While they were chowing.

A burst of adrenaline poured into his body. Focus.

All day, the Challenger had been a rock star. Not one issue. As each mile passed, the car responded to his demands and he’d fallen so in love he’d considered switching the Dad-mobile out. Risky as it might be.

The speedometer leaped again.

Before they’d gone into the restaurant, everything was good. None of this quirky shit. Which meant . . .

He inhaled, breathing in the fading scent of leather cleaner from the car’s last detailing. Adrenaline did this to him. Sharpened his senses. Brought him to a heightened alertness that later exhausted him.

He could be wrong. They hadn’t been in the restaurant that long. Long enough. Shit. His mind raced, offering visions of the two of them being blown sky-high, limbs flying off.

Not worth the risk. If wrong, the worst that would happen is he’d look like an idiot. Definitely not the first time that happened.

“Faith,” he said calmly, his gaze ping-ponging from the road to the mirror while he kept his foot on the gas. Steady speed. Steady. Steady. Steady.

A half mile ahead a car turned right. Other than that, no other cars on the road.

“What is it?”

“Don’t freak. Just do what I say. Grab our backpacks from the backseat.”

“Shane — ”

Dammit.

He gripped the steering wheel, all his contained energy shooting into his fingertips. “Faith! Do it. This fucking car might blow up and we need to jump out. Grab our shit.”

Quickly — thank you, God — she unbuckled and reached behind her for their packs, placing his on his lap. “Use it when you jump. It’ll cushion the fall.”

This woman. Not only did she trust him when he told her she’d have to jump from a moving vehicle, she’d slipped right into operative mode, offering suggestions. Not one argument or a slew of questions. Total buy-in.

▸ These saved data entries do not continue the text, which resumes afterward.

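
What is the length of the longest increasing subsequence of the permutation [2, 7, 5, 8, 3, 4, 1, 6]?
4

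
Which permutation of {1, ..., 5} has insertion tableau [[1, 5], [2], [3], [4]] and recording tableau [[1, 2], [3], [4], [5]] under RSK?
Reverse the RSK construction: for i from n down to 1, find the cell of Q containing i, remove the entry at that cell from P, and reverse-bump it up through P; the value ejected from row 1 is w(i).

Step i=5: Q has 5 at row 4, column 1; remove 4 from row 4 of P and reverse-bump: 4 enters row 3 and ejects 3; 3 enters row 2 and ejects 2; 2 enters row 1 and ejects 1. So w(5) = 1. P is now [[2, 5], [3], [4]].
Step i=4: Q has 4 at row 3, column 1; remove 4 from row 3 of P and reverse-bump: 4 enters row 2 and ejects 3; 3 enters row 1 and ejects 2. So w(4) = 2. P is now [[3, 5], [4]].
Step i=3: Q has 3 at row 2, column 1; remove 4 from row 2 of P and reverse-bump: 4 enters row 1 and ejects 3. So w(3) = 3. P is now [[4, 5]].
Step i=2: Q has 2 at row 1, column 2; remove that cell from P, ejecting 5. So w(2) = 5. P is now [[4]].
Step i=1: Q has 1 at row 1, column 1; remove that cell from P, ejecting 4. So w(1) = 4. P is now [].

So w = 4 5 3 2 1.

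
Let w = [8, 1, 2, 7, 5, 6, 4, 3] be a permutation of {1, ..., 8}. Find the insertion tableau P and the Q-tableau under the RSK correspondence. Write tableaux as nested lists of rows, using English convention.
P = [[1, 2, 3, 6], [4], [5], [7], [8]], Q = [[1, 3, 4, 6], [2], [5], [7], [8]]

Insert each entry of the permutation into P by Schensted row insertion, recording in Q the position of each new cell.

After inserting 8: P = [[8]].
After inserting 1: P = [[1], [8]].
After inserting 2: P = [[1, 2], [8]].
After inserting 7: P = [[1, 2, 7], [8]].
After inserting 5: P = [[1, 2, 5], [7], [8]].
After inserting 6: P = [[1, 2, 5, 6], [7], [8]].
After inserting 4: P = [[1, 2, 4, 6], [5], [7], [8]].
After inserting 3: P = [[1, 2, 3, 6], [4], [5], [7], [8]].

So P = [[1, 2, 3, 6], [4], [5], [7], [8]], Q = [[1, 3, 4, 6], [2], [5], [7], [8]].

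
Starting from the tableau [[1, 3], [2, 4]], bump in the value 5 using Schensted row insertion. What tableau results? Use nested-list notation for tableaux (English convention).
5 is larger than every entry of row 1, so it is appended to row 1. The new tableau is [[1, 3, 5], [2, 4]].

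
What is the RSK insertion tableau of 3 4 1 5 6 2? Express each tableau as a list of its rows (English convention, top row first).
P = [[1, 2, 5, 6], [3, 4]]

Insert 3: appended to row 1. P = [[3]].
Insert 4: appended to row 1. P = [[3, 4]].
Insert 1: 1 bumps 3 from row 1; 3 starts row 2. P = [[1, 4], [3]].
Insert 5: appended to row 1. P = [[1, 4, 5], [3]].
Insert 6: appended to row 1. P = [[1, 4, 5, 6], [3]].
Insert 2: 2 bumps 4 from row 1; 4 appends to row 2. P = [[1, 2, 5, 6], [3, 4]].

So P = [[1, 2, 5, 6], [3, 4]].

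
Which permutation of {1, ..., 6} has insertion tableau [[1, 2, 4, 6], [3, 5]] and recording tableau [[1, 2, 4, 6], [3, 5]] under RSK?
1 3 2 5 4 6

Reverse the RSK construction: for i from n down to 1, find the cell of Q containing i, remove the entry at that cell from P, and reverse-bump it up through P; the value ejected from row 1 is w(i).

Step i=6: Q has 6 at row 1, column 4; remove that cell from P, ejecting 6. So w(6) = 6. P is now [[1, 2, 4], [3, 5]].
Step i=5: Q has 5 at row 2, column 2; remove 5 from row 2 of P and reverse-bump: 5 enters row 1 and ejects 4. So w(5) = 4. P is now [[1, 2, 5], [3]].
Step i=4: Q has 4 at row 1, column 3; remove that cell from P, ejecting 5. So w(4) = 5. P is now [[1, 2], [3]].
Step i=3: Q has 3 at row 2, column 1; remove 3 from row 2 of P and reverse-bump: 3 enters row 1 and ejects 2. So w(3) = 2. P is now [[1, 3]].
Step i=2: Q has 2 at row 1, column 2; remove that cell from P, ejecting 3. So w(2) = 3. P is now [[1]].
Step i=1: Q has 1 at row 1, column 1; remove that cell from P, ejecting 1. So w(1) = 1. P is now [].

So w = 1 3 2 5 4 6.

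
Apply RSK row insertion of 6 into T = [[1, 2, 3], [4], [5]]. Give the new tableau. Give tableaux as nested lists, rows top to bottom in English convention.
[[1, 2, 3, 6], [4], [5]]

6 is larger than every entry of row 1, so it is appended to row 1. The new tableau is [[1, 2, 3, 6], [4], [5]].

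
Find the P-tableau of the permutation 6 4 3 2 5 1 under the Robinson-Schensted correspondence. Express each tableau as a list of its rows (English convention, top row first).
P = [[1, 5], [2], [3], [4], [6]]

Insert 6: appended to row 1. P = [[6]].
Insert 4: 4 bumps 6 from row 1; 6 starts row 2. P = [[4], [6]].
Insert 3: 3 bumps 4 from row 1; 4 bumps 6 from row 2; 6 starts row 3. P = [[3], [4], [6]].
Insert 2: 2 bumps 3 from row 1; 3 bumps 4 from row 2; 4 bumps 6 from row 3; 6 starts row 4. P = [[2], [3], [4], [6]].
Insert 5: appended to row 1. P = [[2, 5], [3], [4], [6]].
Insert 1: 1 bumps 2 from row 1; 2 bumps 3 from row 2; 3 bumps 4 from row 3; 4 bumps 6 from row 4; 6 starts row 5. P = [[1, 5], [2], [3], [4], [6]].

So P = [[1, 5], [2], [3], [4], [6]].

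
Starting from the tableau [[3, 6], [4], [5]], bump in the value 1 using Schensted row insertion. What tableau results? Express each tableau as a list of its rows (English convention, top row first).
[[1, 6], [3], [4], [5]]

In row 1, 1 replaces 3 (the leftmost entry greater than 1); 3 is bumped to row 2. In row 2, 3 replaces 4 (the leftmost entry greater than 3); 4 is bumped to row 3. In row 3, 4 replaces 5 (the leftmost entry greater than 4); 5 is bumped to row 4. 5 starts a new row 4. The new tableau is [[1, 6], [3], [4], [5]].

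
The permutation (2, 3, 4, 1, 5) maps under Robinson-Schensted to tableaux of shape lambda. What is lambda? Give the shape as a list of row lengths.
[4, 1]

Row-insert each entry into an empty tableau.

After inserting 2: P = [[2]].
After inserting 3: P = [[2, 3]].
After inserting 4: P = [[2, 3, 4]].
After inserting 1: P = [[1, 3, 4], [2]].
After inserting 5: P = [[1, 3, 4, 5], [2]].

The final insertion tableau P = [[1, 3, 4, 5], [2]] has shape [4, 1].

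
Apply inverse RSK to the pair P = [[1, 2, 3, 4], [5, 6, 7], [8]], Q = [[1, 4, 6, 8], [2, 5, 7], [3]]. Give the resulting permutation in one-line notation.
8 5 1 6 2 7 3 4

Reverse the RSK construction: for i from n down to 1, find the cell of Q containing i, remove the entry at that cell from P, and reverse-bump it up through P; the value ejected from row 1 is w(i).

Step i=8: Q has 8 at row 1, column 4; remove that cell from P, ejecting 4. So w(8) = 4. P is now [[1, 2, 3], [5, 6, 7], [8]].
Step i=7: Q has 7 at row 2, column 3; remove 7 from row 2 of P and reverse-bump: 7 enters row 1 and ejects 3. So w(7) = 3. P is now [[1, 2, 7], [5, 6], [8]].
Step i=6: Q has 6 at row 1, column 3; remove that cell from P, ejecting 7. So w(6) = 7. P is now [[1, 2], [5, 6], [8]].
Step i=5: Q has 5 at row 2, column 2; remove 6 from row 2 of P and reverse-bump: 6 enters row 1 and ejects 2. So w(5) = 2. P is now [[1, 6], [5], [8]].
Step i=4: Q has 4 at row 1, column 2; remove that cell from P, ejecting 6. So w(4) = 6. P is now [[1], [5], [8]].
Step i=3: Q has 3 at row 3, column 1; remove 8 from row 3 of P and reverse-bump: 8 enters row 2 and ejects 5; 5 enters row 1 and ejects 1. So w(3) = 1. P is now [[5], [8]].
Step i=2: Q has 2 at row 2, column 1; remove 8 from row 2 of P and reverse-bump: 8 enters row 1 and ejects 5. So w(2) = 5. P is now [[8]].
Step i=1: Q has 1 at row 1, column 1; remove that cell from P, ejecting 8. So w(1) = 8. P is now [].

So w = 8 5 1 6 2 7 3 4.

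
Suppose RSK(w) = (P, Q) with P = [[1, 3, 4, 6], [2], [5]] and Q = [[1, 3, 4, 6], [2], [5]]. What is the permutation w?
Reverse the RSK construction: for i from n down to 1, find the cell of Q containing i, remove the entry at that cell from P, and reverse-bump it up through P; the value ejected from row 1 is w(i).

Step i=6: Q has 6 at row 1, column 4; remove that cell from P, ejecting 6. So w(6) = 6. P is now [[1, 3, 4], [2], [5]].
Step i=5: Q has 5 at row 3, column 1; remove 5 from row 3 of P and reverse-bump: 5 enters row 2 and ejects 2; 2 enters row 1 and ejects 1. So w(5) = 1. P is now [[2, 3, 4], [5]].
Step i=4: Q has 4 at row 1, column 3; remove that cell from P, ejecting 4. So w(4) = 4. P is now [[2, 3], [5]].
Step i=3: Q has 3 at row 1, column 2; remove that cell from P, ejecting 3. So w(3) = 3. P is now [[2], [5]].
Step i=2: Q has 2 at row 2, column 1; remove 5 from row 2 of P and reverse-bump: 5 enters row 1 and ejects 2. So w(2) = 2. P is now [[5]].
Step i=1: Q has 1 at row 1, column 1; remove that cell from P, ejecting 5. So w(1) = 5. P is now [].

So w = 5 2 3 4 1 6.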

Road sign dead ahead. He’d have to clear that so Faith could jump without hitting it on her way to the ground.

“When I pass this sign, we go.”

Once past it, he eased closer to the shoulder where the soft grass might keep Faith from serious injury.

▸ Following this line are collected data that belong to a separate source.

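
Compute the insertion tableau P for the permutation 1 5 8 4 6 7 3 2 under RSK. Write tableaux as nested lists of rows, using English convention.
P = [[1, 2, 6, 7], [3, 8], [4], [5]]

After inserting 1: P = [[1]].
After inserting 5: P = [[1, 5]].
After inserting 8: P = [[1, 5, 8]].
After inserting 4: P = [[1, 4, 8], [5]].
After inserting 6: P = [[1, 4, 6], [5, 8]].
After inserting 7: P = [[1, 4, 6, 7], [5, 8]].
After inserting 3: P = [[1, 3, 6, 7], [4, 8], [5]].
After inserting 2: P = [[1, 2, 6, 7], [3, 8], [4], [5]].

So P = [[1, 2, 6, 7], [3, 8], [4], [5]].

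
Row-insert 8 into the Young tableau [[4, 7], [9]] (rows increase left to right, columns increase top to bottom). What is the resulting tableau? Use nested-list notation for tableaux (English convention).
[[4, 7, 8], [9]]

8 is larger than every entry of row 1, so it is appended to row 1. The new tableau is [[4, 7, 8], [9]].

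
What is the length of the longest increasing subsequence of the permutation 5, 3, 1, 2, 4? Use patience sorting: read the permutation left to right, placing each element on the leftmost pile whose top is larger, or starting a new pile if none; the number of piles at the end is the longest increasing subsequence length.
3

5: new pile. tops = [5]
3: onto pile 1 (replacing 5). tops = [3]
1: onto pile 1 (replacing 3). tops = [1]
2: new pile. tops = [1, 2]
4: new pile. tops = [1, 2, 4]

3 piles, so the longest increasing subsequence has length 3.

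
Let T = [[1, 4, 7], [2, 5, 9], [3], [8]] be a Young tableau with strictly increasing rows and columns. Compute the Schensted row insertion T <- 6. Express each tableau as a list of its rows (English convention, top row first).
[[1, 4, 6], [2, 5, 7], [3, 9], [8]]

In row 1, 6 replaces 7 (the leftmost entry greater than 6); 7 is bumped to row 2. In row 2, 7 replaces 9 (the leftmost entry greater than 7); 9 is bumped to row 3. 9 is appended to row 3. The new tableau is [[1, 4, 6], [2, 5, 7], [3, 9], [8]].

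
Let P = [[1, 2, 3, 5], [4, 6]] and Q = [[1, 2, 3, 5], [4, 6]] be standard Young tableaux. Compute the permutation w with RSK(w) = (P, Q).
Reverse the RSK construction: for i from n down to 1, find the cell of Q containing i, remove the entry at that cell from P, and reverse-bump it up through P; the value ejected from row 1 is w(i).

Step i=6: Q has 6 at row 2, column 2; remove 6 from row 2 of P and reverse-bump: 6 enters row 1 and ejects 5. So w(6) = 5. P is now [[1, 2, 3, 6], [4]].
Step i=5: Q has 5 at row 1, column 4; remove that cell from P, ejecting 6. So w(5) = 6. P is now [[1, 2, 3], [4]].
Step i=4: Q has 4 at row 2, column 1; remove 4 from row 2 of P and reverse-bump: 4 enters row 1 and ejects 3. So w(4) = 3. P is now [[1, 2, 4]].
Step i=3: Q has 3 at row 1, column 3; remove that cell from P, ejecting 4. So w(3) = 4. P is now [[1, 2]].
Step i=2: Q has 2 at row 1, column 2; remove that cell from P, ejecting 2. So w(2) = 2. P is now [[1]].
Step i=1: Q has 1 at row 1, column 1; remove that cell from P, ejecting 1. So w(1) = 1. P is now [].

So w = 1 2 4 3 6 5.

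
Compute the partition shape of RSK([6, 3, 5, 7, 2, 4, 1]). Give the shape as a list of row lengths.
[3, 2, 1, 1]

Row-insert each entry into an empty tableau.

After inserting 6: P = [[6]].
After inserting 3: P = [[3], [6]].
After inserting 5: P = [[3, 5], [6]].
After inserting 7: P = [[3, 5, 7], [6]].
After inserting 2: P = [[2, 5, 7], [3], [6]].
After inserting 4: P = [[2, 4, 7], [3, 5], [6]].
After inserting 1: P = [[1, 4, 7], [2, 5], [3], [6]].

The final insertion tableau P = [[1, 4, 7], [2, 5], [3], [6]] has shape [3, 2, 1, 1].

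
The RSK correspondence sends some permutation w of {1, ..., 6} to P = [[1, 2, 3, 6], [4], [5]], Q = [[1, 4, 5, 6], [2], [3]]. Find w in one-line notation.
Reverse RSK: for i = n, n-1, ..., 1, locate i in Q, remove the corresponding corner cell from P, and reverse-bump its entry up through P; the value ejected from row 1 is w(i).

So w = 5 4 1 2 3 6.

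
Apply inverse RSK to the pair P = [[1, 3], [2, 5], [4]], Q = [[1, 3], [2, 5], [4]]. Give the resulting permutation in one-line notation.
Reverse the RSK construction: for i from n down to 1, find the cell of Q containing i, remove the entry at that cell from P, and reverse-bump it up through P; the value ejected from row 1 is w(i).

Step i=5: Q has 5 at row 2, column 2; remove 5 from row 2 of P and reverse-bump: 5 enters row 1 and ejects 3. So w(5) = 3. P is now [[1, 5], [2], [4]].
Step i=4: Q has 4 at row 3, column 1; remove 4 from row 3 of P and reverse-bump: 4 enters row 2 and ejects 2; 2 enters row 1 and ejects 1. So w(4) = 1. P is now [[2, 5], [4]].
Step i=3: Q has 3 at row 1, column 2; remove that cell from P, ejecting 5. So w(3) = 5. P is now [[2], [4]].
Step i=2: Q has 2 at row 2, column 1; remove 4 from row 2 of P and reverse-bump: 4 enters row 1 and ejects 2. So w(2) = 2. P is now [[4]].
Step i=1: Q has 1 at row 1, column 1; remove that cell from P, ejecting 4. So w(1) = 4. P is now [].

So w = 4 2 5 1 3.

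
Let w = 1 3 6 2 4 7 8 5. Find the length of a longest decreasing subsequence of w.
2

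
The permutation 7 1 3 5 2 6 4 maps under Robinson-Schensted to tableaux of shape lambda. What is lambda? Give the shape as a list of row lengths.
[4, 2, 1]

Row-insert each entry into an empty tableau.

After inserting 7: P = [[7]].
After inserting 1: P = [[1], [7]].
After inserting 3: P = [[1, 3], [7]].
After inserting 5: P = [[1, 3, 5], [7]].
After inserting 2: P = [[1, 2, 5], [3], [7]].
After inserting 6: P = [[1, 2, 5, 6], [3], [7]].
After inserting 4: P = [[1, 2, 4, 6], [3, 5], [7]].

The final insertion tableau P = [[1, 2, 4, 6], [3, 5], [7]] has shape [4, 2, 1].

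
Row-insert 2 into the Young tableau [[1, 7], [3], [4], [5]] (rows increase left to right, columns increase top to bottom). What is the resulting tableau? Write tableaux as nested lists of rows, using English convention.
In row 1, 2 replaces 7 (the leftmost entry greater than 2); 7 is bumped to row 2. 7 is appended to row 2. The new tableau is [[1, 2], [3, 7], [4], [5]].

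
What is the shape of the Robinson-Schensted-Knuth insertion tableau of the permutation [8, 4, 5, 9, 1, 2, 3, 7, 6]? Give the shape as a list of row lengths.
RSK row insertion gives P = [[1, 2, 3, 6], [4, 5, 7], [8, 9]], which has shape [4, 3, 2].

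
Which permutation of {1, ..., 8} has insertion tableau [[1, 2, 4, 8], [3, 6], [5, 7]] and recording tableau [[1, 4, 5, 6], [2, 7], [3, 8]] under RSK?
5 3 1 2 7 8 6 4

Reverse the RSK construction: for i from n down to 1, find the cell of Q containing i, remove the entry at that cell from P, and reverse-bump it up through P; the value ejected from row 1 is w(i).

Step i=8: Q has 8 at row 3, column 2; remove 7 from row 3 of P and reverse-bump: 7 enters row 2 and ejects 6; 6 enters row 1 and ejects 4. So w(8) = 4. P is now [[1, 2, 6, 8], [3, 7], [5]].
Step i=7: Q has 7 at row 2, column 2; remove 7 from row 2 of P and reverse-bump: 7 enters row 1 and ejects 6. So w(7) = 6. P is now [[1, 2, 7, 8], [3], [5]].
Step i=6: Q has 6 at row 1, column 4; remove that cell from P, ejecting 8. So w(6) = 8. P is now [[1, 2, 7], [3], [5]].
Step i=5: Q has 5 at row 1, column 3; remove that cell from P, ejecting 7. So w(5) = 7. P is now [[1, 2], [3], [5]].
Step i=4: Q has 4 at row 1, column 2; remove that cell from P, ejecting 2. So w(4) = 2. P is now [[1], [3], [5]].
Step i=3: Q has 3 at row 3, column 1; remove 5 from row 3 of P and reverse-bump: 5 enters row 2 and ejects 3; 3 enters row 1 and ejects 1. So w(3) = 1. P is now [[3], [5]].
Step i=2: Q has 2 at row 2, column 1; remove 5 from row 2 of P and reverse-bump: 5 enters row 1 and ejects 3. So w(2) = 3. P is now [[5]].
Step i=1: Q has 1 at row 1, column 1; remove that cell from P, ejecting 5. So w(1) = 5. P is now [].

So w = 5 3 1 2 7 8 6 4.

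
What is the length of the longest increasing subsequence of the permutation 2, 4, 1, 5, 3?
3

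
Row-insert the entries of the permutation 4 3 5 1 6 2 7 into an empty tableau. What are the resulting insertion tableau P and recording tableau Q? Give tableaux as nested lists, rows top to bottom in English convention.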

Jesus. She could whack her head on the pavement. But blowing up wasn’t a great alternative. He squeezed the steering wheel again, kept his foot on the gas. If he went any faster, they might turn into fireworks. Clearly, he hadn’t reached the speed where the bomb would detonate. Sweat ran down the back of his neck and his pulse thumped.

“On three,” he said. “We jump.”

In unison, they opened the doors and a blast of air and wind noise filled the car. Jump, don’t jump, jump. He shook his head, concentrated on keeping his foot steady on the gas. It’d be a miracle if they got out of this without breaking bones.

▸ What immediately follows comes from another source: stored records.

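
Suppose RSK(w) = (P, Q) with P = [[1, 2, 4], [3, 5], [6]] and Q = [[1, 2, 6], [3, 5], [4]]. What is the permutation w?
Reverse the RSK construction: for i from n down to 1, find the cell of Q containing i, remove the entry at that cell from P, and reverse-bump it up through P; the value ejected from row 1 is w(i).

Step i=6: Q has 6 at row 1, column 3; remove that cell from P, ejecting 4. So w(6) = 4. P is now [[1, 2], [3, 5], [6]].
Step i=5: Q has 5 at row 2, column 2; remove 5 from row 2 of P and reverse-bump: 5 enters row 1 and ejects 2. So w(5) = 2. P is now [[1, 5], [3], [6]].
Step i=4: Q has 4 at row 3, column 1; remove 6 from row 3 of P and reverse-bump: 6 enters row 2 and ejects 3; 3 enters row 1 and ejects 1. So w(4) = 1. P is now [[3, 5], [6]].
Step i=3: Q has 3 at row 2, column 1; remove 6 from row 2 of P and reverse-bump: 6 enters row 1 and ejects 5. So w(3) = 5. P is now [[3, 6]].
Step i=2: Q has 2 at row 1, column 2; remove that cell from P, ejecting 6. So w(2) = 6. P is now [[3]].
Step i=1: Q has 1 at row 1, column 1; remove that cell from P, ejecting 3. So w(1) = 3. P is now [].

So w = 3 6 5 1 2 4.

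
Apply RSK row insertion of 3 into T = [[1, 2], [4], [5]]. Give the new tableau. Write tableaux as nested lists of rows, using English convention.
[[1, 2, 3], [4], [5]]

3 is larger than every entry of row 1, so it is appended to row 1. The new tableau is [[1, 2, 3], [4], [5]].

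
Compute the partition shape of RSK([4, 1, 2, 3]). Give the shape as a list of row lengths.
[3, 1]

Row-insert each entry into an empty tableau.

After inserting 4: P = [[4]].
After inserting 1: P = [[1], [4]].
After inserting 2: P = [[1, 2], [4]].
After inserting 3: P = [[1, 2, 3], [4]].

The final insertion tableau P = [[1, 2, 3], [4]] has shape [3, 1].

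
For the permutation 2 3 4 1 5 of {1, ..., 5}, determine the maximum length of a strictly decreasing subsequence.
2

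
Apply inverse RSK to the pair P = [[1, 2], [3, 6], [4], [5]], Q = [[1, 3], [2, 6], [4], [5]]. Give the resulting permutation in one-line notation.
5 4 6 3 1 2

Reverse the RSK construction: for i from n down to 1, find the cell of Q containing i, remove the entry at that cell from P, and reverse-bump it up through P; the value ejected from row 1 is w(i).

Step i=6: Q has 6 at row 2, column 2; remove 6 from row 2 of P and reverse-bump: 6 enters row 1 and ejects 2. So w(6) = 2. P is now [[1, 6], [3], [4], [5]].
Step i=5: Q has 5 at row 4, column 1; remove 5 from row 4 of P and reverse-bump: 5 enters row 3 and ejects 4; 4 enters row 2 and ejects 3; 3 enters row 1 and ejects 1. So w(5) = 1. P is now [[3, 6], [4], [5]].
Step i=4: Q has 4 at row 3, column 1; remove 5 from row 3 of P and reverse-bump: 5 enters row 2 and ejects 4; 4 enters row 1 and ejects 3. So w(4) = 3. P is now [[4, 6], [5]].
Step i=3: Q has 3 at row 1, column 2; remove that cell from P, ejecting 6. So w(3) = 6. P is now [[4], [5]].
Step i=2: Q has 2 at row 2, column 1; remove 5 from row 2 of P and reverse-bump: 5 enters row 1 and ejects 4. So w(2) = 4. P is now [[5]].
Step i=1: Q has 1 at row 1, column 1; remove that cell from P, ejecting 5. So w(1) = 5. P is now [].

So w = 5 4 6 3 1 2.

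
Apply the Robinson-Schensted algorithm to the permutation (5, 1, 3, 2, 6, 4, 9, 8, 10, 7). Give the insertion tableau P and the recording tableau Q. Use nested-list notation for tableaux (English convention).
P = [[1, 2, 4, 7, 10], [3, 6, 8], [5, 9]], Q = [[1, 3, 5, 7, 9], [2, 6, 8], [4, 10]]

Insert each entry of the permutation into P by Schensted row insertion, recording in Q the position of each new cell.

Insert 5: appended to row 1. P = [[5]], Q = [[1]].
Insert 1: 1 bumps 5 from row 1; 5 starts row 2. P = [[1], [5]], Q = [[1], [2]].
Insert 3: appended to row 1. P = [[1, 3], [5]], Q = [[1, 3], [2]].
Insert 2: 2 bumps 3 from row 1; 3 bumps 5 from row 2; 5 starts row 3. P = [[1, 2], [3], [5]], Q = [[1, 3], [2], [4]].
Insert 6: appended to row 1. P = [[1, 2, 6], [3], [5]], Q = [[1, 3, 5], [2], [4]].
Insert 4: 4 bumps 6 from row 1; 6 appends to row 2. P = [[1, 2, 4], [3, 6], [5]], Q = [[1, 3, 5], [2, 6], [4]].
Insert 9: appended to row 1. P = [[1, 2, 4, 9], [3, 6], [5]], Q = [[1, 3, 5, 7], [2, 6], [4]].
Insert 8: 8 bumps 9 from row 1; 9 appends to row 2. P = [[1, 2, 4, 8], [3, 6, 9], [5]], Q = [[1, 3, 5, 7], [2, 6, 8], [4]].
Insert 10: appended to row 1. P = [[1, 2, 4, 8, 10], [3, 6, 9], [5]], Q = [[1, 3, 5, 7, 9], [2, 6, 8], [4]].
Insert 7: 7 bumps 8 from row 1; 8 bumps 9 from row 2; 9 appends to row 3. P = [[1, 2, 4, 7, 10], [3, 6, 8], [5, 9]], Q = [[1, 3, 5, 7, 9], [2, 6, 8], [4, 10]].

So P = [[1, 2, 4, 7, 10], [3, 6, 8], [5, 9]], Q = [[1, 3, 5, 7, 9], [2, 6, 8], [4, 10]].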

“Jump at an angle,” he said. “Away from the car.”

“We practiced this during my training. I’m pretty good at it.”

“Good. On three. One, two, three.”

He set his left hand on the door, lifted his right from the steering wheel and gripped his backpack. Easing his foot from the gas, he dipped his chin and . . . rolled.

Air whooshed, smacking at his ears as he fell from the vehicle and tucked himself into a ball, readying for impact.

Ooff!His shoulder hit the ground. Pain shot straight down his arm and he rolled. And rolled and rolled, coming to a stop in the street under a stream of waning sunlight. A breath shot from his mouth. Made it.

Move.

Scrambling to his knees, he scanned the area for Faith.

“Faith!”

“I’m okay,” she called.

Ahead of him, the car — still intact — had veered to the right and down a slope on the shoulder where it picked up speed as it rolled toward a clump of trees.

What the fuck? Had his paranoia sent him completely over the edge, making him imagine the car had a bomb on it? The speedometer thing though. He’d seen it. Talked extensively with a teammate about electronic detonation devices being attached to speedometers and at a certain speed — boom. Bye-bye car.

Except, nothing. Maybe he’d imagined this whole thing? Risked getting them hurt over nothing?

Ten yards to his right, Faith got to her feet, holding up a hand and waving.

Boom!

The force of the explosion blew him straight back, knocking him on his ass. He rolled to his feet, charging straight for Faith. On the ground and flat on her back.